Apparently, the lack of a conclusive answer isn't scientific laziness (or an unwillingness to talk to an Internet Girl, such as myself)–it's actually because nailing down exactly what it is about a person that attracts mosquitoes is pretty difficult. With so many difference in genes, pheromones, eating habits, lifestyle choices, and other potentially relevant variants, positively identifying the difference between a tasty human and a repellent one is a big challenge.

However, scientists have been able to narrow down a few things that do and do not, conclusively, impact a person's attractiveness to various insects.

  • Activity and body heat: If you move around a lot and produce large amounts of carbon dioxide and lactic acid, mosquitoes are both more likely to hone in on you. This is true. However, the implications are a little murkier. For example, larger people produce more CO2, so they should be more attractive…but as a person under five feet tall, that doesn't exactly ring true.
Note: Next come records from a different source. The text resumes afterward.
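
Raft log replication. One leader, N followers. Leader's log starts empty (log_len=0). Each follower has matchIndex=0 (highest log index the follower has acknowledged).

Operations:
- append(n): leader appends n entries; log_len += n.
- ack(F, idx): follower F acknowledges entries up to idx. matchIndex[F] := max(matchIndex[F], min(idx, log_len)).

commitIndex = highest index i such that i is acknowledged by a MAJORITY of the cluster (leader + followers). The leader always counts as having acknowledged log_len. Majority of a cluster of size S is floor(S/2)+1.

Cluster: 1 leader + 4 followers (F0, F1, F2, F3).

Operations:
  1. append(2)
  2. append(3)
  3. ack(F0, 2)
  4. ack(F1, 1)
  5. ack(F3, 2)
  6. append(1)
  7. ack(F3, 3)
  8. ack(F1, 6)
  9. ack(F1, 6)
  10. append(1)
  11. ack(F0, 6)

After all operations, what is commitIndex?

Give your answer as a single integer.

Op 1: append 2 -> log_len=2
Op 2: append 3 -> log_len=5
Op 3: F0 acks idx 2 -> match: F0=2 F1=0 F2=0 F3=0; commitIndex=0
Op 4: F1 acks idx 1 -> match: F0=2 F1=1 F2=0 F3=0; commitIndex=1
Op 5: F3 acks idx 2 -> match: F0=2 F1=1 F2=0 F3=2; commitIndex=2
Op 6: append 1 -> log_len=6
Op 7: F3 acks idx 3 -> match: F0=2 F1=1 F2=0 F3=3; commitIndex=2
Op 8: F1 acks idx 6 -> match: F0=2 F1=6 F2=0 F3=3; commitIndex=3
Op 9: F1 acks idx 6 -> match: F0=2 F1=6 F2=0 F3=3; commitIndex=3
Op 10: append 1 -> log_len=7
Op 11: F0 acks idx 6 -> match: F0=6 F1=6 F2=0 F3=3; commitIndex=6

Answer: 6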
Also, fear of mosquitoes is not going to stop me from getting really sweaty while hiking–it's just going to make me apply more bug repellent. But this is good to know.
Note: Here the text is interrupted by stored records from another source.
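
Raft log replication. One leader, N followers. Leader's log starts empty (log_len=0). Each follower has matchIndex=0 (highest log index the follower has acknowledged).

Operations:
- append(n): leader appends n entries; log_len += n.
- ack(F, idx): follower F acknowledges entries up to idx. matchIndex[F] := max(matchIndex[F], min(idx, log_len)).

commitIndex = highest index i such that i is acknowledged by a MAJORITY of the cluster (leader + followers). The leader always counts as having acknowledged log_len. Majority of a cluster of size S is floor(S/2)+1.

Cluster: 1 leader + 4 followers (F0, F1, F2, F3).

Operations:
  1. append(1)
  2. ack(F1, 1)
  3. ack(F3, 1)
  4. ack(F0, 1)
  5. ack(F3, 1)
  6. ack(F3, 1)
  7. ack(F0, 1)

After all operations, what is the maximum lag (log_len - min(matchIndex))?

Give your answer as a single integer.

Answer: 1

Derivation:
Op 1: append 1 -> log_len=1
Op 2: F1 acks idx 1 -> match: F0=0 F1=1 F2=0 F3=0; commitIndex=0
Op 3: F3 acks idx 1 -> match: F0=0 F1=1 F2=0 F3=1; commitIndex=1
Op 4: F0 acks idx 1 -> match: F0=1 F1=1 F2=0 F3=1; commitIndex=1
Op 5: F3 acks idx 1 -> match: F0=1 F1=1 F2=0 F3=1; commitIndex=1
Op 6: F3 acks idx 1 -> match: F0=1 F1=1 F2=0 F3=1; commitIndex=1
Op 7: F0 acks idx 1 -> match: F0=1 F1=1 F2=0 F3=1; commitIndex=1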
  • Bananas: For a long time, people thought that eating bananas would make you more attractive to mosquitoes. That hasn't actually been shown to be true. Plus, bananas are yummy and good for you. So…eat them!
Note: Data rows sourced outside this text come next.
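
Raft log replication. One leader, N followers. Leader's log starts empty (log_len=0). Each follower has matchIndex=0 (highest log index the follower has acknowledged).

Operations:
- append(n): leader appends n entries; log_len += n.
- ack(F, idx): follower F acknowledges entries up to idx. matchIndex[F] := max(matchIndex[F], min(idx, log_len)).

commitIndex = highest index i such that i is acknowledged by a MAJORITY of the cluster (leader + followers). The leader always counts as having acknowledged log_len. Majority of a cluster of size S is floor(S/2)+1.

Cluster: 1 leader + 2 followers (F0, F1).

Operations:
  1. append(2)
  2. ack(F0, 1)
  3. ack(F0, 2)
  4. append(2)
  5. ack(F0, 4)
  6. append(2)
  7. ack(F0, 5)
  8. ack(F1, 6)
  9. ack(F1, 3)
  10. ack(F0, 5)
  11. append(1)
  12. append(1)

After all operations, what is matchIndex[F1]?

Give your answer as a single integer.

Answer: 6

Derivation:
Op 1: append 2 -> log_len=2
Op 2: F0 acks idx 1 -> match: F0=1 F1=0; commitIndex=1
Op 3: F0 acks idx 2 -> match: F0=2 F1=0; commitIndex=2
Op 4: append 2 -> log_len=4
Op 5: F0 acks idx 4 -> match: F0=4 F1=0; commitIndex=4
Op 6: append 2 -> log_len=6
Op 7: F0 acks idx 5 -> match: F0=5 F1=0; commitIndex=5
Op 8: F1 acks idx 6 -> match: F0=5 F1=6; commitIndex=6
Op 9: F1 acks idx 3 -> match: F0=5 F1=6; commitIndex=6
Op 10: F0 acks idx 5 -> match: F0=5 F1=6; commitIndex=6
Op 11: append 1 -> log_len=7
Op 12: append 1 -> log_len=8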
  • Garlic: More than a few of the people I questioned mentioned that garlic has long thought to be a way to deter mosquitoes and other bugs. However, there's nothing scientifically tying the smelly bulb to a reduction in bites. But still, some people swear by it, and really, it's great for your immune system, so you may as well eat it.
  • Booze: This depends on the kind of bugs you're dealing with. A 2002 study found that drinking can attract mosquitoes…while a 2012 study showed that bedbugs are deterred by it.
  • Fabric softener sheets: Definitely a myth.
  • Vitamin B12: Also a myth.

Which isn't to say that some of these might not work anecdotally, but it does mean that basically, there's nothing we can eat or drink that is absolutely linked to a reduction in bug bites. It also means that science really still doesn't have a great answer to my question.

What we do know, though, is that there are some naturally-occurring smells that seem to ward off pests and cut down on the number of bug bites you may get. Lavender, for example, is pretty great at fending off fleas, while citronella is an obvious go-to for mosquitoes. Eucalyptus, too, is a pretty good all-purpose scent. And while experimenting with which natural smells can help cut down on bites may take some (itchy, horrible, possibly swollen) time, it's worth it to figure out which ones work with your own body chemistry to keep you from getting bitten.